O projeto de lei que pretende regular as redes sociais não é, de forma alguma, uma ameaça à democracia. Tampouco dá a qualquer governo poder de censura — aliás, basta ler o projeto com atenção mínima para entender que ele não tenta estabelecer o que é verdade ou o que é mentira. A mensagem que o Telegram publicou em seu canal e assim apareceu para todos usuários da plataforma, porém, diz isso. Ainda assim, ao mandar apagar o texto, publicar uma correção e ameaçar suspender a plataforma, o ministro Alexandre de Moraes cruzou uma linha indevida.
A democracia brasileira não está sob ameaça. Esteve. Hoje, graças à investigação da Polícia Federal, sabemos que o planejamento de um golpe de Estado no coração do governo Jair Bolsonaro não se limitou à minuta de um ato institucional número um encontrado na casa do ex-ministro da Justiça Anderson Torres.

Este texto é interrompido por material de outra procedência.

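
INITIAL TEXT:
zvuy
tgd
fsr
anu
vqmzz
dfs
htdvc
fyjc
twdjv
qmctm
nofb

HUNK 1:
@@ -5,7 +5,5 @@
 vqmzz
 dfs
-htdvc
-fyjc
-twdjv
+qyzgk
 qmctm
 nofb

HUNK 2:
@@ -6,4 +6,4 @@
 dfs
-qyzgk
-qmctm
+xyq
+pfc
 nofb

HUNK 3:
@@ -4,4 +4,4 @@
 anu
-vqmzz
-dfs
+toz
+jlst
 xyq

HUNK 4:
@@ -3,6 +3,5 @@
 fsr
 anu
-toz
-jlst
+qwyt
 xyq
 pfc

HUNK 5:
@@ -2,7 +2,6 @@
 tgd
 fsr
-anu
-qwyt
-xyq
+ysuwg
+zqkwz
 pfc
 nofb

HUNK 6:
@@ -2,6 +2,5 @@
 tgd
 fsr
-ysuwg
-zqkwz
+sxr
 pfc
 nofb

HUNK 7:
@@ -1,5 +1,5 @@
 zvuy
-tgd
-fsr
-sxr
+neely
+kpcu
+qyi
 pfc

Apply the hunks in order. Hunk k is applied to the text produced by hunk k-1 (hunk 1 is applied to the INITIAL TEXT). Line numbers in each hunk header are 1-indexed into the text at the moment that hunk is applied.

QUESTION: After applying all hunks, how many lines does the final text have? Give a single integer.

Hunk 1: at line 5 remove [htdvc,fyjc,twdjv] add [qyzgk] -> 9 lines: zvuy tgd fsr anu vqmzz dfs qyzgk qmctm nofb
Hunk 2: at line 6 remove [qyzgk,qmctm] add [xyq,pfc] -> 9 lines: zvuy tgd fsr anu vqmzz dfs xyq pfc nofb
Hunk 3: at line 4 remove [vqmzz,dfs] add [toz,jlst] -> 9 lines: zvuy tgd fsr anu toz jlst xyq pfc nofb
Hunk 4: at line 3 remove [toz,jlst] add [qwyt] -> 8 lines: zvuy tgd fsr anu qwyt xyq pfc nofb
Hunk 5: at line 2 remove [anu,qwyt,xyq] add [ysuwg,zqkwz] -> 7 lines: zvuy tgd fsr ysuwg zqkwz pfc nofb
Hunk 6: at line 2 remove [ysuwg,zqkwz] add [sxr] -> 6 lines: zvuy tgd fsr sxr pfc nofb
Hunk 7: at line 1 remove [tgd,fsr,sxr] add [neely,kpcu,qyi] -> 6 lines: zvuy neely kpcu qyi pfc nofb
Final line count: 6

Answer: 6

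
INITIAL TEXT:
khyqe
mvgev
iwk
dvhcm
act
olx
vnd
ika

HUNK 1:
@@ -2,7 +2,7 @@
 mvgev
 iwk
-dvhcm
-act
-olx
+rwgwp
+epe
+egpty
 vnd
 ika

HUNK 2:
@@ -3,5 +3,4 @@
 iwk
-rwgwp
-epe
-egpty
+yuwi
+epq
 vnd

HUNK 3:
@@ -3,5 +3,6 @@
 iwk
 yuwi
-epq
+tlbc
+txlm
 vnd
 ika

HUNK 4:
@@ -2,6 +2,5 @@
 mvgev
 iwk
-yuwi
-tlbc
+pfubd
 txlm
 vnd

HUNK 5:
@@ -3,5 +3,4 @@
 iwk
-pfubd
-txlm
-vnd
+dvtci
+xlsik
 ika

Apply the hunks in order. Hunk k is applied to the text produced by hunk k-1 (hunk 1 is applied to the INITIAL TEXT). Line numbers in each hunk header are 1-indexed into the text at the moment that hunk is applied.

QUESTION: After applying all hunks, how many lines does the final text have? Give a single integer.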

Mas isto passou. O Supremo em geral, o ministro Alexandre em particular, souberam usar os alertas de filósofos liberais como Karl Popper e John Rawls: nos raros momentos em que grupos conseguem capturar instituições da democracia para ameaçá-la abusando das liberdades inerentes ao regime, é preciso se defender.
Mas estamos numa democracia. E a lógica mais básica de uma democracia é de que construiremos leis pelo debate público. Isto quer dizer que as plataformas têm o direito de publicar com clareza e transparência seus pontos de vista. Quem decidiu que é abuso de poder o Google botar um link em sua página levando à sua posição? Qual o limite entre uma interpretação de má-fé da lei, uma equivocada e uma da qual discordamos?
Estou certamente entre os que acham que o Telegram e seu CEO, Pavel Durov, agem de má-fé. Durov é um inimigo político de Vladimir Putin que criou horror a quaisquer governos e, daí, escolheu viver numa ditadura árabe. Ocorre que má-fé não é necessariamente crime. Opinião distorcida, tampouco. E às vezes, num debate público, a prudência recomenda dar espaço para que as conversas ocorram até com canalhas. As plataformas não estão se escondendo atrás de bots. Estão assinando com clareza aquilo que dizem.
Este pode não ser o governo dos sonhos de muita gente, mas é um governo democrático. Podemos discordar de como pensa muita gente mas, se algo parece claro, é que gente como Marina Silva, Flávio Dino, Simone Tebet, Silvio de Almeida e o próprio Haddad são pessoas não apenas íntegras, mas com evidente capacidade e currículo para ocuparem as pastas que ocupam.
Por isso, não estamos mais no mundo do Paradoxo da Tolerância. Não é mais hora para medidas de força. Poder não é para sair sendo usado simplesmente porque se pode. Não gosto de Durov, discordo de Durov. Mas, ora, uma democracia se mede assim mesmo. Deixa ele falar.